The population-based databases from the province of Ontario, Canada, and The Health Improvement Network (THIN) database from the UK, from years 1996 to 2009 were used to calculate mortality rates in persons with and without diabetes.
Increase in diabetes prevalence
The excess risk of mortality estimated during 2009 was 51% in Ontario and 65% in THIN for diabetic patients on a group level, compared to 90% and 114%, respectively, in the year 1996. The excess risk of mortality for diabetic patients declined to a similar extent for men and women over the study period, and no significant differences between sexes were observed in 2009.
“It is noteworthy that the prevalence of diabetes in Ontario (adults 20 years or older) increased from 5.4% to 11.4% over the study period, and in the THIN cohort there was an increase in prevalence from 3.2% to 5.9% over the corresponding time period,” says Lipscombe.
Decrease in all age groups
The excess risk of mortality for diabetic patients decreased in all age groups over time—approximately 25%-40% lower in age groups below 64 years and 50%-65% lower in those aged 64 years and older during the study period. In 2009 the excess risk of mortality for individuals with diabetes 20-44 years of age was 70%-80% in both cohorts. In those 45-64 years old, mortality was approximately doubled and was 15-25% greater in individuals 65 years of age and over.
More aggressive treatment
The authors say that more aggressive treatment during recent decades may explain these results, including more intensive control of blood sugar in people with diabetes, and blood pressure control and statins to reduce the risk of cardiovascular events in people both with and without diabetes.
A shift towards more diabetes screening and earlier diagnosis in recent years may also have contributed to lower mortality rates within more contemporary diabetes populations.

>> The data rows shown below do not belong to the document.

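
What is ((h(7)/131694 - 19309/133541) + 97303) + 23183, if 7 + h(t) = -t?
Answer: 1059465166139812/8793274227 ≈ 1.2049e+5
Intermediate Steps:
h(t) = -7 - t
((h(7)/131694 - 19309/133541) + 97303) + 23183 = (((-7 - 1*7)/131694 - 19309/133541) + 97303) + 23183 = (((-7 - 7)*(1/131694) - 19309*1/133541) + 97303) + 23183 = ((-14*1/131694 - 19309/133541) + 97303) + 23183 = ((-7/65847 - 19309/133541) + 97303) + 23183 = (-1272374510/8793274227 + 97303) + 23183 = 855610689735271/8793274227 + 23183 = 1059465166139812/8793274227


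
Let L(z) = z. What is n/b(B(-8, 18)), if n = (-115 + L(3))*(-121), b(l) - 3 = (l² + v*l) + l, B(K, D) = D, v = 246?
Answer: 13552/4773 ≈ 2.8393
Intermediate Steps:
b(l) = 3 + l² + 247*l (b(l) = 3 + ((l² + 246*l) + l) = 3 + (l² + 247*l) = 3 + l² + 247*l)
n = 13552 (n = (-115 + 3)*(-121) = -112*(-121) = 13552)
n/b(B(-8, 18)) = 13552/(3 + 18² + 247*18) = 13552/(3 + 324 + 4446) = 13552/4773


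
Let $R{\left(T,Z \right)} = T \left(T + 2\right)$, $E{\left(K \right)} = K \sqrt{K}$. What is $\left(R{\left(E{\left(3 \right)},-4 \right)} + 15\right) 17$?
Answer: $714 + 102 \sqrt{3} \approx 890.67$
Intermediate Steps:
$E{\left(K \right)} = K^{\frac{3}{2}}$
$R{\left(T,Z \right)} = T \left(2 + T\right)$
$\left(R{\left(E{\left(3 \right)},-4 \right)} + 15\right) 17 = \left(3^{\frac{3}{2}} \left(2 + 3^{\frac{3}{2}}\right) + 15\right) 17 = \left(3 \sqrt{3} \left(2 + 3 \sqrt{3}\right) + 15\right) 17 = \left(15 + 3 \sqrt{3} \left(2 + 3 \sqrt{3}\right)\right) 17 = 255 + 51 \sqrt{3} \left(2 + 3 \sqrt{3}\right)$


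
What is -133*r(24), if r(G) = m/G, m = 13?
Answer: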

Although not a primary focus of this study, the authors say it should be noted that the prevalence of diabetes was considerably higher in the Ontario cohort than in THIN during the study period. The reasons for this discrepancy are unclear, but may be related to differences in factors known to influence the incidence of diabetes such as screening programmes, ethnicity, eating habits or physical activity patterns between the two cohorts.
Further research needed
Further research would be needed to explore these possibilities.
The authors conclude: “The excess risk of age-standardized mortality in patients with versus without diabetes has decreased over time in both Canada and the UK, having fallen to an increased risk of 50-65% in 2009. The excess risk related to diabetes however varies by age:70%-80% in individuals 20-44 years of age, approximately double in those aged 45-64 years, and 15%-25% greater in individuals above age 65 years and over.”